Mais surtout, au-delà du fait de travailler plus longtemps, c'est l'absence de détails qui pose problème dans le discours du Medef et d'Agnès Pannier-Runacher, poursuit Michel Wievorka. "Avant de dire à tout le monde qu’il y aura de la sueur et des larmes, il faut indiquer les conditions", dit-il. "Ces déclarations ne nous disent rien à propos des professions qui sont déjà dans le sacrifice au travail". "Que va-t-il être fait pour les caissières de supermarchés et tous ces gens-là ?", s'interroge Michel Wievorka.
"On n'est pas du tout dans des temps churchilliens"

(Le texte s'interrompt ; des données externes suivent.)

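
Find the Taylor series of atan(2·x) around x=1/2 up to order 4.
π/4 + (x - 1/2) - (x - 1/2)^2 + 2·(x - 1/2)^3/3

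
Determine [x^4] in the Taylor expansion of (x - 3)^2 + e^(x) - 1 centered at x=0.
Expand to order 4: (x - 3)^2 + e^(x) - 1 = x^4/24 + x^3/6 + 3·x^2/2 - 5·x + 9 + O(x^5).
The coefficient of x^4 is 1/24.

Final answer: 1/24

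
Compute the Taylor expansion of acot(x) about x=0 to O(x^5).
x^3/3 - x + π/2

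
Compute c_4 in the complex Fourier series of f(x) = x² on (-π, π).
Compute the real Fourier coefficients first: a_4 = 1/4, b_4 = 0.
Then c_4 = (a_4 − i·b_4)/2 = 1/8.

Final answer: 1/8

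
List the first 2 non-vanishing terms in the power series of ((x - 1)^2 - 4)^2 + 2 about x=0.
12·x + 11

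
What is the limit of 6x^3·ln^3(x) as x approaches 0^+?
This is a 0·∞ indeterminate form at x → 0⁺.
Rewrite the product as 6·ln^3(x) / x^(-3) and apply L'Hôpital, or use the standard hierarchy x^(-3) ≫ |ln x|^3 as x → 0⁺.
The indeterminate product → 0, so the limit = 0.

Final answer: 0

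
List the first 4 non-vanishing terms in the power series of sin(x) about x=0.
-x^7/5040 + x^5/120 - x^3/6 + x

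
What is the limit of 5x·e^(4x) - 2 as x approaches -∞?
The product is a 0·∞ indeterminate form at x → -∞.
Rewrite the product as 5x / e^(-4x) (an ∞/∞ form) and apply L'Hôpital, or use the standard hierarchy e^(4|x|) ≫ |x| as x → -∞.
The indeterminate product → 0, so the limit = -2.

Final answer: -2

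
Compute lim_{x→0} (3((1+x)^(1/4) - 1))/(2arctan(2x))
Both numerator and denominator → 0 as x → 0; this is a 0/0 indeterminate form.
Expand each to leading order near x = 0: numerator ~ 3·x/4, denominator ~ 4·x.
The limit of the ratio is 3/16.

Final answer: 3/16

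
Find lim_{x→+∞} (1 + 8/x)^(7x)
As x → +∞: write (1 + 8/x)^(7x) = ((1 + 8/x)^x)^7 → (e^8)^7 = e^56.
Limit = e^(56).

Final answer: e^(56)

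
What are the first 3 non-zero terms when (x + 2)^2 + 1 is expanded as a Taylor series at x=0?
x^2 + 4·x + 5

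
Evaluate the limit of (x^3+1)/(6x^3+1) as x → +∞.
This is an ∞/∞ indeterminate form as x → +∞.
Divide numerator and denominator by x^3 and let the lower-order terms vanish; the leading terms give 1/6.
Limit = 1/6.

Final answer: 1/6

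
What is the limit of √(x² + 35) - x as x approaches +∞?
This is an ∞ − ∞ indeterminate form.
Multiply and divide by the conjugate √(x²+35) + x; the x² terms cancel, leaving 35/(√(x²+35)+x) → 0.
Limit = 0.

Final answer: 0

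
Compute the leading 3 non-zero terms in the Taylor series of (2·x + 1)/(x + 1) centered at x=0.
-x^2 + x + 1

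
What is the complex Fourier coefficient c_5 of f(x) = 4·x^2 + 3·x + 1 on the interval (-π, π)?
Compute the real Fourier coefficients first: a_5 = -16/25, b_5 = 6/5.
Then c_5 = (a_5 − i·b_5)/2 = -8/25 - 3·i/5.

Final answer: -8/25 - 3·i/5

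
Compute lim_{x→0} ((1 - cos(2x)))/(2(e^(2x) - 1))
Both numerator and denominator → 0 as x → 0; this is a 0/0 indeterminate form.
Expand each to leading order near x = 0: numerator ~ 2·x^2, denominator ~ 4·x.
The limit of the ratio is 0.

Final answer: 0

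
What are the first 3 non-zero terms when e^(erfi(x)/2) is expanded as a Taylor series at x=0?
x^2/(2·π) + x/√(π) + 1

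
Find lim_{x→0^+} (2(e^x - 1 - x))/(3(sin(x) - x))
Both numerator and denominator → 0 as x → 0^+; this is a 0/0 indeterminate form.
Expand each to leading order near x = 0: numerator ~ x^2, denominator ~ -x^3/2.
The limit of the ratio is -∞.

Final answer: -∞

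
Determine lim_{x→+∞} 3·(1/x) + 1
Evaluate the dominant behaviour as x → +∞; each term tends to a finite value or vanishes.
Limit = 1.

Final answer: 1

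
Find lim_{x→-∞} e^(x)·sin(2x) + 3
Evaluate the dominant behaviour as x → -∞; each term tends to a finite value or vanishes.
Limit = 3.

Final answer: 3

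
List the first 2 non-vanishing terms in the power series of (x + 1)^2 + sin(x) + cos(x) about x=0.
3·x + 2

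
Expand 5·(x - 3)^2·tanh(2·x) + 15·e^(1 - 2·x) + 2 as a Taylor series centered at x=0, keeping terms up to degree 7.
x^7·(-6080/21 - 8·e/21) + x^6·(-128 + 4·e/3) + x^5·(536/3 - 4·e) + x^4·(10·e + 80) + x^3·(-110 - 20·e) + x^2·(-60 + 30·e) + x·(90 - 30·e) + 2 + 15·e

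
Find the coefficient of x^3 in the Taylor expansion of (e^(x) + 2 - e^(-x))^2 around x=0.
Expand to order 3: (e^(x) + 2 - e^(-x))^2 = 4·x^3/3 + 4·x^2 + 8·x + 4 + O(x^4).
The coefficient of x^3 is 4/3.

Final answer: 4/3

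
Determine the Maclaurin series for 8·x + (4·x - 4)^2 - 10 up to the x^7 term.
16·x^2 - 24·x + 6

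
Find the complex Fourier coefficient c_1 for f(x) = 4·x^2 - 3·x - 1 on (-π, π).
Compute the real Fourier coefficients first: a_1 = -16, b_1 = -6.
Then c_1 = (a_1 − i·b_1)/2 = -8 + 3·i.

Final answer: -8 + 3·i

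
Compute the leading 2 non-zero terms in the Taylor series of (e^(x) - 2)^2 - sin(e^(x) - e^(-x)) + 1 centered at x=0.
2 - 4·x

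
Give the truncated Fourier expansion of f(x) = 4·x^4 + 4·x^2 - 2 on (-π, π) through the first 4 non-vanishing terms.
(176 - 32·π^2)·cos(x) + (-8 + 8·π^2)·cos(2·x) + (16/27 - 32·π^2/9)·cos(3·x) - 2 + 4·π^2/3 + 4·π^4/5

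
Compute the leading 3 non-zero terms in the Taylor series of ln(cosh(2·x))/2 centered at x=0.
32·x^6/45 - 2·x^4/3 + x^2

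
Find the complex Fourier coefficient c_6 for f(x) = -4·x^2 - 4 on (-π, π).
Compute the real Fourier coefficients first: a_6 = -4/9, b_6 = 0.
Then c_6 = (a_6 − i·b_6)/2 = -2/9.

Final answer: -2/9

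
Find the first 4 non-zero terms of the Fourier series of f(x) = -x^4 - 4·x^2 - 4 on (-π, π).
(-32 + 8·π^2)·cos(x) + (-2·π^2 - 1)·cos(2·x) + (32/27 + 8·π^2/9)·cos(3·x) - π^4/5 - 4·π^2/3 - 4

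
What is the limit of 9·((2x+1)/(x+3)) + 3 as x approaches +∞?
Evaluate the dominant behaviour as x → +∞; each term tends to a finite value or vanishes.
Limit = 21.

Final answer: 21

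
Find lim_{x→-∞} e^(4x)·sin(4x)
Evaluate the dominant behaviour as x → -∞; each term tends to a finite value or vanishes.
Limit = 0.

Final answer: 0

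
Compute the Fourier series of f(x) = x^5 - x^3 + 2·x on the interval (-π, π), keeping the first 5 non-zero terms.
(-42·π^2 + 2·π^4 + 256)·sin(x) + (-π^4 - 11 + 6·π^2)·sin(2·x) + (-58·π^2/27 + 224/81 + 2·π^4/3)·sin(3·x) + (-π^4/2 - 91/64 + 9·π^2/8)·sin(4·x) + (-18·π^2/25 + 608/625 + 2·π^4/5)·sin(5·x)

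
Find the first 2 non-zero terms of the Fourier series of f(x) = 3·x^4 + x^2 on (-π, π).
(140 - 24·π^2)·cos(x) + π^2/3 + 3·π^4/5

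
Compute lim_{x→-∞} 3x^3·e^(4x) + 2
The product is a 0·∞ indeterminate form at x → -∞.
Rewrite the product as 3x^3 / e^(-4x) (an ∞/∞ form) and apply L'Hôpital, or use the standard hierarchy e^(4|x|) ≫ |x^3| as x → -∞.
The indeterminate product → 0, so the limit = 2.

Final answer: 2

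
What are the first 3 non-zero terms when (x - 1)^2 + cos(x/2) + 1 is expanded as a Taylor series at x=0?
7·x^2/8 - 2·x + 3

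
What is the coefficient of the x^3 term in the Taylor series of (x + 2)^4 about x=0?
Expand to order 3: (x + 2)^4 = 8·x^3 + 24·x^2 + 32·x + 16 + O(x^4).
The coefficient of x^3 is 8.

Final answer: 8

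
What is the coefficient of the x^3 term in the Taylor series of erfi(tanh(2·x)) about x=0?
Expand to order 3: erfi(tanh(2·x)) = 4·x/√(π) + O(x^4).
The coefficient of x^3 is 0.

Final answer: 0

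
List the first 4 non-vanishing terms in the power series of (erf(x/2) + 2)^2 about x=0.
-x^3/(3·√(π)) + x^2/π + 4·x/√(π) + 4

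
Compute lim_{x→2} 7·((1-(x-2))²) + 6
Direct substitution at x = 2 gives 13.

Final answer: 13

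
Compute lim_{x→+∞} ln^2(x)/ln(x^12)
This is an ∞/∞ indeterminate form as x → +∞.
Write ln(x^12) = 12·ln(x), reducing the quotient to ln(x)/12 → ∞.
Limit = ∞.

Final answer: ∞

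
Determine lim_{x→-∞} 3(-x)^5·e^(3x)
This is a 0·∞ indeterminate form at x → -∞.
Rewrite the product as 3(-x)^5 / e^(-3x) (an ∞/∞ form) and apply L'Hôpital, or use the standard hierarchy e^(3|x|) ≫ |(-x)^5| as x → -∞.
The indeterminate product → 0, so the limit = 0.

Final answer: 0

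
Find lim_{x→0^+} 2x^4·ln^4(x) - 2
The product is a 0·∞ indeterminate form at x → 0⁺.
Rewrite the product as 2·ln^4(x) / x^(-4) and apply L'Hôpital, or use the standard hierarchy x^(-4) ≫ |ln x|^4 as x → 0⁺.
The indeterminate product → 0, so the limit = -2.

Final answer: -2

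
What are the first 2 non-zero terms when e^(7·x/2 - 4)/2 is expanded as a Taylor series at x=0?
7·x·e^(-4)/4 + e^(-4)/2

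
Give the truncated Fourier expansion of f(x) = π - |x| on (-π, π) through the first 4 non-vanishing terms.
4·cos(x)/π + 4·cos(3·x)/(9·π) + 4·cos(5·x)/(25·π) + π/2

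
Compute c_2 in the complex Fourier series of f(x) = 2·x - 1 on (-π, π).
Compute the real Fourier coefficients first: a_2 = 0, b_2 = -2.
Then c_2 = (a_2 − i·b_2)/2 = i.

Final answer: i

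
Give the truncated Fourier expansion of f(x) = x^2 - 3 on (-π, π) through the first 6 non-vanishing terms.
-4·cos(x) + cos(2·x) - 4·cos(3·x)/9 + cos(4·x)/4 - 4·cos(5·x)/25 - 3 + π^2/3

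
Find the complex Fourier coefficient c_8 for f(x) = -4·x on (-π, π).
Compute the real Fourier coefficients first: a_8 = 0, b_8 = 1.
Then c_8 = (a_8 − i·b_8)/2 = -i/2.

Final answer: -i/2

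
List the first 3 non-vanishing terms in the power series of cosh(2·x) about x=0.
2·x^4/3 + 2·x^2 + 1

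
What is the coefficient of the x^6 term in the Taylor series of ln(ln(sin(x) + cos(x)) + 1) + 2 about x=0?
Expand to order 6: ln(ln(sin(x) + cos(x)) + 1) + 2 = -119·x^6/15 + 73·x^5/15 - 37·x^4/12 + 2·x^3 - 3·x^2/2 + x + 2 + O(x^7).
The coefficient of x^6 is -119/15.

Final answer: -119/15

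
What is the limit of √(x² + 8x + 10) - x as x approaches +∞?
This is an ∞ − ∞ indeterminate form.
Multiply and divide by the conjugate √(x²+8x + 10) + x; the x² terms cancel, leaving (8x + 10)/(√(x²+8x + 10)+x) → 8/2 = 4.
Limit = 4.

Final answer: 4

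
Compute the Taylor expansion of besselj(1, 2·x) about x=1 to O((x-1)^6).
besselj(1, 2) + (-besselj(2, 2) + besselj(0, 2))·(x - 1) + (-3·besselj(1, 2)/2 + besselj(3, 2)/2)·(x - 1)^2 + (-besselj(0, 2)/2 - besselj(4, 2)/6 + 2·besselj(2, 2)/3)·(x - 1)^3 + (-5·besselj(3, 2)/24 + besselj(5, 2)/24 + 5·besselj(1, 2)/12)·(x - 1)^4 + (-besselj(2, 2)/8 - besselj(6, 2)/120 + besselj(4, 2)/20 + besselj(0, 2)/12)·(x - 1)^5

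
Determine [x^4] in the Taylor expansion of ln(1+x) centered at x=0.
Expand to order 4: ln(1+x) = -x^4/4 + x^3/3 - x^2/2 + x + O(x^5).
The coefficient of x^4 is -1/4.

Final answer: -1/4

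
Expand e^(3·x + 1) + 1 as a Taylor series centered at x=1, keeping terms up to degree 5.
1 + e^(4) + 3·e^(4)·(x - 1) + 9·e^(4)·(x - 1)^2/2 + 9·e^(4)·(x - 1)^3/2 + 27·e^(4)·(x - 1)^4/8 + 81·e^(4)·(x - 1)^5/40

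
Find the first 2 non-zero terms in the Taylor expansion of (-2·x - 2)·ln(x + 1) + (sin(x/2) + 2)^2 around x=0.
4 - 3·x^2/4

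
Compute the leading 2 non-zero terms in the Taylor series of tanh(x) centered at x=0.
-x^3/3 + x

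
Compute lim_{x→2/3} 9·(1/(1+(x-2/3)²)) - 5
Direct substitution at x = 2/3 gives 4.

Final answer: 4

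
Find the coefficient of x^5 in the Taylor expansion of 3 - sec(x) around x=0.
Expand to order 5: 3 - sec(x) = -5·x^4/24 - x^2/2 + 2 + O(x^6).
The coefficient of x^5 is 0.

Final answer: 0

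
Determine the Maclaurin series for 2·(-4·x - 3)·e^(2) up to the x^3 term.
-8·x·e^(2) - 6·e^(2)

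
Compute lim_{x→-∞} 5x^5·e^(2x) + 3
The product is a 0·∞ indeterminate form at x → -∞.
Rewrite the product as 5x^5 / e^(-2x) (an ∞/∞ form) and apply L'Hôpital, or use the standard hierarchy e^(2|x|) ≫ |x^5| as x → -∞.
The indeterminate product → 0, so the limit = 3.

Final answer: 3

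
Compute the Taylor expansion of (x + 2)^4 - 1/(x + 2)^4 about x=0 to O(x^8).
15·x^7/256 - 21·x^6/256 + 7·x^5/64 + 221·x^4/256 + 261·x^3/32 + 763·x^2/32 + 257·x/8 + 255/16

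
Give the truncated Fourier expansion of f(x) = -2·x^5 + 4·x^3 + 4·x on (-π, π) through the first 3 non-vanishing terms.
(-520 - 4·π^4 + 88·π^2)·sin(x) + (-14·π^2 + 17 + 2·π^4)·sin(2·x) + (-4·π^4/3 - 88/81 + 152·π^2/27)·sin(3·x)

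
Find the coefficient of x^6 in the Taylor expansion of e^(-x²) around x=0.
Expand to order 6: e^(-x²) = -x^6/6 + x^4/2 - x^2 + 1 + O(x^7).
The coefficient of x^6 is -1/6.

Final answer: -1/6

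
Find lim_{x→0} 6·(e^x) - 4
Direct substitution at x = 0 gives 2.

Final answer: 2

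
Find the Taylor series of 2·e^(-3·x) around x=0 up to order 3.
-9·x^3 + 9·x^2 - 6·x + 2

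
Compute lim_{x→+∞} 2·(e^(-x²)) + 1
Evaluate the dominant behaviour as x → +∞; each term tends to a finite value or vanishes.
Limit = 1.

Final answer: 1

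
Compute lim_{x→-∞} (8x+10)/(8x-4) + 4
Evaluate the dominant behaviour as x → -∞; each term tends to a finite value or vanishes.
Limit = 5.

Final answer: 5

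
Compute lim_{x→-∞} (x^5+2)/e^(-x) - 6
The quotient is an ∞/∞ indeterminate form as x → -∞.
Compare growth rates of the dominant terms (exponentials ≫ polynomials ≫ logarithms), or apply L'Hôpital's rule; the quotient → 0.
Adding the constant: 0 - 6 = -6. Limit = -6.

Final answer: -6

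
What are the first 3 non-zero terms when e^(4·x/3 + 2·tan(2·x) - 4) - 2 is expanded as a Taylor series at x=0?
128·x^2·e^(-4)/9 + 16·x·e^(-4)/3 - 2 + e^(-4)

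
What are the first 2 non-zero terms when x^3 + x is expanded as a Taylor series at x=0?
x^3 + x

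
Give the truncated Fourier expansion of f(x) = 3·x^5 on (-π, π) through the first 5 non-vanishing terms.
(-120·π^2 + 6·π^4 + 720)·sin(x) + (-3·π^4 - 45/2 + 15·π^2)·sin(2·x) + (-40·π^2/9 + 80/27 + 2·π^4)·sin(3·x) + (-3·π^4/2 - 45/64 + 15·π^2/8)·sin(4·x) + (-24·π^2/25 + 144/625 + 6·π^4/5)·sin(5·x)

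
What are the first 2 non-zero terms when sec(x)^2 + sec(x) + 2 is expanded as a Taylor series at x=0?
3·x^2/2 + 4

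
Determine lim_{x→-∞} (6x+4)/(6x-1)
Evaluate the dominant behaviour as x → -∞; each term tends to a finite value or vanishes.
Limit = 1.

Final answer: 1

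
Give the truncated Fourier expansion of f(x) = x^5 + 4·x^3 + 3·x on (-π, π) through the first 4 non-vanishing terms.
(-32·π^2 + 2·π^4 + 198)·sin(x) + (-π^4 - 9/2 + π^2)·sin(2·x) + (98/81 + 32·π^2/27 + 2·π^4/3)·sin(3·x) + (-π^4/2 - 11·π^2/8 - 63/64)·sin(4·x)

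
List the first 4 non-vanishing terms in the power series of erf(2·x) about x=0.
-128·x^7/(21·√(π)) + 32·x^5/(5·√(π)) - 16·x^3/(3·√(π)) + 4·x/√(π)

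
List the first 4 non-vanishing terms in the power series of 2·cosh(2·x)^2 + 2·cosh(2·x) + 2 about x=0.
88·x^6/15 + 12·x^4 + 12·x^2 + 6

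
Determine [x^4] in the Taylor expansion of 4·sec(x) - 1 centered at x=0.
Expand to order 4: 4·sec(x) - 1 = 5·x^4/6 + 2·x^2 + 3 + O(x^5).
The coefficient of x^4 is 5/6.

Final answer: 5/6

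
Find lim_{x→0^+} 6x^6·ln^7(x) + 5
The product is a 0·∞ indeterminate form at x → 0⁺.
Rewrite the product as 6·ln^7(x) / x^(-6) and apply L'Hôpital, or use the standard hierarchy x^(-6) ≫ |ln x|^7 as x → 0⁺.
The indeterminate product → 0, so the limit = 5.

Final answer: 5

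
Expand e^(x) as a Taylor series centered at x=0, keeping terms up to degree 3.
x^3/6 + x^2/2 + x + 1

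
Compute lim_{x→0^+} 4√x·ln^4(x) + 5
The product is a 0·∞ indeterminate form at x → 0⁺.
Rewrite the product as 4·ln^4(x) / x^(-1/2) and apply L'Hôpital, or use the standard hierarchy x^(-1/2) ≫ |ln x|^4 as x → 0⁺.
The indeterminate product → 0, so the limit = 5.

Final answer: 5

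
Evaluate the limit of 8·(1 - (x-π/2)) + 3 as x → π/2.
Direct substitution at x = π/2 gives 11.

Final answer: 11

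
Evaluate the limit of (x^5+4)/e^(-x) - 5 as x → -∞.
The quotient is an ∞/∞ indeterminate form as x → -∞.
Compare growth rates of the dominant terms (exponentials ≫ polynomials ≫ logarithms), or apply L'Hôpital's rule; the quotient → 0.
Adding the constant: 0 - 5 = -5. Limit = -5.

Final answer: -5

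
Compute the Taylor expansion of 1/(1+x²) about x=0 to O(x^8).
-x^6 + x^4 - x^2 + 1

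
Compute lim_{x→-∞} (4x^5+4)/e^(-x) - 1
The quotient is an ∞/∞ indeterminate form as x → -∞.
Compare growth rates of the dominant terms (exponentials ≫ polynomials ≫ logarithms), or apply L'Hôpital's rule; the quotient → 0.
Adding the constant: 0 - 1 = -1. Limit = -1.

Final answer: -1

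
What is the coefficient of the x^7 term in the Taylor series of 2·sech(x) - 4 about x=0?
Expand to order 7: 2·sech(x) - 4 = -61·x^6/360 + 5·x^4/12 - x^2 - 2 + O(x^8).
The coefficient of x^7 is 0.

Final answer: 0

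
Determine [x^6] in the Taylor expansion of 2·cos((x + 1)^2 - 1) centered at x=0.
Expand to order 6: 2·cos((x + 1)^2 - 1) = 82·x^6/45 + 8·x^5/3 + x^4/3 - 4·x^3 - 4·x^2 + 2 + O(x^7).
The coefficient of x^6 is 82/45.

Final answer: 82/45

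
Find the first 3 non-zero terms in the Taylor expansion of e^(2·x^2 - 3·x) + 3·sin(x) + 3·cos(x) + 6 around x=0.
-11·x^3 + 5·x^2 + 10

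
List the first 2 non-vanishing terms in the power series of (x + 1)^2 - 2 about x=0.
2·x - 1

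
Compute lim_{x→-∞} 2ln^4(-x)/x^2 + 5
The quotient is an ∞/∞ indeterminate form as x → -∞.
Compare growth rates of the dominant terms (exponentials ≫ polynomials ≫ logarithms), or apply L'Hôpital's rule; the quotient → 0.
Adding the constant: 0 + 5 = 5. Limit = 5.

Final answer: 5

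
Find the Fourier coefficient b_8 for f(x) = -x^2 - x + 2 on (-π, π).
b_8 = (1/π) ∫_{-π}^{π} f(x)·sin(8x) dx.
Evaluate the integral (use parity and integration by parts as needed): b_8 = 1/4.

Final answer: 1/4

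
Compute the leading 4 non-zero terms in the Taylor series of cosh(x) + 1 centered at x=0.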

Le sociologue renvoie aussi la balle au patronat. "On aimerait savoir quels seront les efforts du côté des actionnaires", indique-t-il au micro d'Europe 1. "Les larmes et la sueur, oui, mais pour tout le monde !", lance Michel Wievorka, qui n'hésite pas à critiquer les éléments de langage utilisés en préparation de l'allocution d'Emmanuel Macron lundi soir. "On n'est pas du tout dans des temps churchilliens. La société ne fait pas corps derrière l'État et le gouvernement", explique-t-il. "Si on veut qu’il y ait de la confiance, il faut qu’il y ait du débat, de l'échange et la définition d'une vision commune", conclut le sociologue.